Information retrieval via universal source coding
Bae, Soo Hyun
MetadataShow full item record
This dissertation explores the intersection of information retrieval and universal source coding techniques and studies an optimal multidimensional source representation from an information theoretic point of view. Previous research on information retrieval particularly focus on learning probabilistic or deterministic source models based on primarily two different types of source representations, e.g., fixed-shape partitions or uniform regions. We study the limitations of the conventional source representations on capturing the semantics of the given multidimensional source sequences and propose a new type of primitive source representation generated by a universal source coding technique. We propose a multidimensional incremental parsing algorithm extended from the Lempel-Ziv incremental parsing and its three component schemes for multidimensional source coding. The properties of the proposed coding algorithm are exploited under two-dimensional lossless and lossy source coding. By the proposed coding algorithm, a given multidimensional source sequence is parsed into a number of variable-size patches. We call this methodology a parsed representation. Based on the source representation, we propose an information retrieval framework that analyzes a set of source sequences under a linguistic processing technique and implemented content-based image retrieval systems. We examine the relevance of the proposed source representation by comparing it with the conventional representation of visual information.
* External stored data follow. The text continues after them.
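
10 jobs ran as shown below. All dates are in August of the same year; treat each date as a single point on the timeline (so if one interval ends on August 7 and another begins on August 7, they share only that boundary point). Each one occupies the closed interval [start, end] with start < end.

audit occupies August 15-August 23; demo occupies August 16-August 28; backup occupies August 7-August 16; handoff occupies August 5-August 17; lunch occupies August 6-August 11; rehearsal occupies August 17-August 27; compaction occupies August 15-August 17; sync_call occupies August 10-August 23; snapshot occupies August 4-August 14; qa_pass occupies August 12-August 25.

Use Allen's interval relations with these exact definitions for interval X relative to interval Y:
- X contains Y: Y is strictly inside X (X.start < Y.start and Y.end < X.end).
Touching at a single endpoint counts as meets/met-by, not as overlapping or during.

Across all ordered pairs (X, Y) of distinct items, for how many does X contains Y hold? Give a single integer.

7

Checking all 90 ordered pairs for relation 'contains'; matching pairs in alphabetical order:
(demo, rehearsal): demo contains rehearsal ✓
(handoff, backup): handoff contains backup ✓
(handoff, lunch): handoff contains lunch ✓
(qa_pass, audit): qa_pass contains audit ✓
(qa_pass, compaction): qa_pass contains compaction ✓
(snapshot, lunch): snapshot contains lunch ✓
(sync_call, compaction): sync_call contains compaction ✓
Count: 7.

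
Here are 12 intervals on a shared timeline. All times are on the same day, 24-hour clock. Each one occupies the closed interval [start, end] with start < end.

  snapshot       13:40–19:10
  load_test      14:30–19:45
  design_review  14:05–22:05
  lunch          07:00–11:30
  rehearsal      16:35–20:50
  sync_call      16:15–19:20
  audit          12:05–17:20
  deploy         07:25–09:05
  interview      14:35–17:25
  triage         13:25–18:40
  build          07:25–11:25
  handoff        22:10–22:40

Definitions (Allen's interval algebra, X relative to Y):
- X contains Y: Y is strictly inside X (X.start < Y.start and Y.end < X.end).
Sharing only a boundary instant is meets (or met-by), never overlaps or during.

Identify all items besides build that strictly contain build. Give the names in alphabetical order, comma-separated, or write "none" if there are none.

Target build = [07:25, 11:25].
audit [12:05, 17:20] → after → no.
deploy [07:25, 09:05] → starts → no.
design_review [14:05, 22:05] → after → no.
handoff [22:10, 22:40] → after → no.
interview [14:35, 17:25] → after → no.
load_test [14:30, 19:45] → after → no.
lunch [07:00, 11:30] → contains → yes.
rehearsal [16:35, 20:50] → after → no.
snapshot [13:40, 19:10] → after → no.
sync_call [16:15, 19:20] → after → no.
triage [13:25, 18:40] → after → no.
Result: lunch.

lunch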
To further extend the proposed framework, we apply a probabilistic linguistic processing technique to modeling the latent aspects of a set of documents. In addition, beyond the symbol-wise pattern matching paradigm employed in the source coding and the image retrieval systems, we devise a robust pattern matching that compares the first- and second-order statistics of source patches. Qualitative and quantitative analysis of the proposed framework justifies the superiority of the proposed information retrieval framework based on the parsed representation. The proposed source representation technique and the information retrieval frameworks encourage future work in exploiting a systematic way of understanding multidimensional sources that parallels a linguistic structure.